Neurodegenerative disorders and brain health are among the major emerging public health challenges facing our aging society. Alzheimer's disease (AD) is by far the most prevalent of the neurodegenerative disorders. Several aging pathologies, such as Parkinson's disease, Huntington's disease and ALS, are known to share some pathophysiology with Alzheimer's disease, including aberrant protein folding and oxidative stress. Sayre, L. M., G. Perry, et al. (2008). “Oxidative stress and neurotoxicity.” Chem Res Toxicol 21(1): 172-88.

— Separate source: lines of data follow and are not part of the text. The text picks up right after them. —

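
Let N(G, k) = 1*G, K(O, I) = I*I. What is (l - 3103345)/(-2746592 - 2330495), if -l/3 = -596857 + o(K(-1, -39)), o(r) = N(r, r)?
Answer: 1317337/5077087 ≈ 0.25947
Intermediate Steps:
K(O, I) = I**2
N(G, k) = G
o(r) = r
l = 1786008 (l = -3*(-596857 + (-39)**2) = -3*(-596857 + 1521) = -3*(-595336) = 1786008)
(l - 3103345)/(-2746592 - 2330495) = (1786008 - 3103345)/(-2746592 - 2330495) = -1317337/(-5077087) = -1317337*(-1/5077087) = 1317337/5077087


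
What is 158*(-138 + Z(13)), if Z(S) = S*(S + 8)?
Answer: 21330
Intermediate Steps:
Z(S) = S*(8 + S)
158*(-138 + Z(13)) = 158*(-138 + 13*(8 + 13)) = 158*(-138 + 13*21) = 158*(-138 + 273) = 158*135 = 21330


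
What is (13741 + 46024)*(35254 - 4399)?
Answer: 1844049075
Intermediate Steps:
(13741 + 46024)*(35254 - 4399) = 59765*30855 = 1844049075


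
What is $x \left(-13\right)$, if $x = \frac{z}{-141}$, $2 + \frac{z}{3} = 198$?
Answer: $\frac{2548}{47} \approx 54.213$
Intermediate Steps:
$z = 588$ ($z = -6 + 3 \cdot 198 = -6 + 594 = 588$)
$x = - \frac{196}{47}$ ($x = \frac{588}{-141} = 588 \left(- \frac{1}{141}\right) = - \frac{196}{47} \approx -4.1702$)
$x \left(-13\right) = \left(- \frac{196}{47}\right) \left(-13\right) = \frac{2548}{47}$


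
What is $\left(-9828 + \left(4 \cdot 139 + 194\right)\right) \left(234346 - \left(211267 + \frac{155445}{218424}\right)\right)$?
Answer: $- \frac{7626809153163}{36404} \approx -2.095 \cdot 10^{8}$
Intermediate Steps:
$\left(-9828 + \left(4 \cdot 139 + 194\right)\right) \left(234346 - \left(211267 + \frac{155445}{218424}\right)\right) = \left(-9828 + \left(556 + 194\right)\right) \left(234346 - \frac{15381979551}{72808}\right) = \left(-9828 + 750\right) \left(234346 - \frac{15381979551}{72808}\right) = - 9078 \left(234346 - \frac{15381979551}{72808}\right) = \left(-9078\right) \frac{1680284017}{72808} = - \frac{7626809153163}{36404}$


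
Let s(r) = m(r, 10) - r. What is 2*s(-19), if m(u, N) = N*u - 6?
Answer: -354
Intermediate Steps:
m(u, N) = -6 + N*u
s(r) = -6 + 9*r (s(r) = (-6 + 10*r) - r = -6 + 9*r)
2*s(-19) = 2*(-6 + 9*(-19)) = 2*(-6 - 171) = 2*(-177) = -354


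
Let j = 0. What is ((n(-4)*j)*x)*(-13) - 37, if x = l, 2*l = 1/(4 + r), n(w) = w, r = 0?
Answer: -37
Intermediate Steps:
l = ⅛ (l = 1/(2*(4 + 0)) = (½)/4 = (½)*(¼) = ⅛ ≈ 0.12500)
x = ⅛ ≈ 0.12500
((n(-4)*j)*x)*(-13) - 37 = (-4*0*(⅛))*(-13) - 37 = (0*(⅛))*(-13) - 37 = 0*(-13) - 37 = 0 - 37 = -37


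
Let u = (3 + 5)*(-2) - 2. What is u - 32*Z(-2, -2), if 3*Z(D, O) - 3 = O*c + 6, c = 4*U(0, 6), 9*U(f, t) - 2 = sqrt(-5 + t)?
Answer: -770/9 ≈ -85.556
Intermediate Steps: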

In addition to selective neuronal degeneration, AD is characterized pathologically by the presence of two hallmark lesions in the brain: extracellular senile plaques (SP) and intraneuronal neurofibrillary tangles (NFT). SP contain amyloid-β (Aβ) peptides, primarily Aβ(1-42); whereas, NFT are composed mainly of the microtubule-associated protein Tau in the form of paired helical filaments. The pathophysiology of AD is also characterized by increased production of soluble peptides of Amyloid Beta—peptides Aβ(1-40) and Aβ(1-42). Some recent findings suggest that neuronal toxicity and compromised synaptic transmission may be due to increased production of soluble oligomers of Aβ.
A need exists for compounds and compositions that treat neurodegenerative disorders and/or improve brain health. Ideally, such compounds would have good pharmaceutical properties, such as solubility, bioavailability and/or few side effects.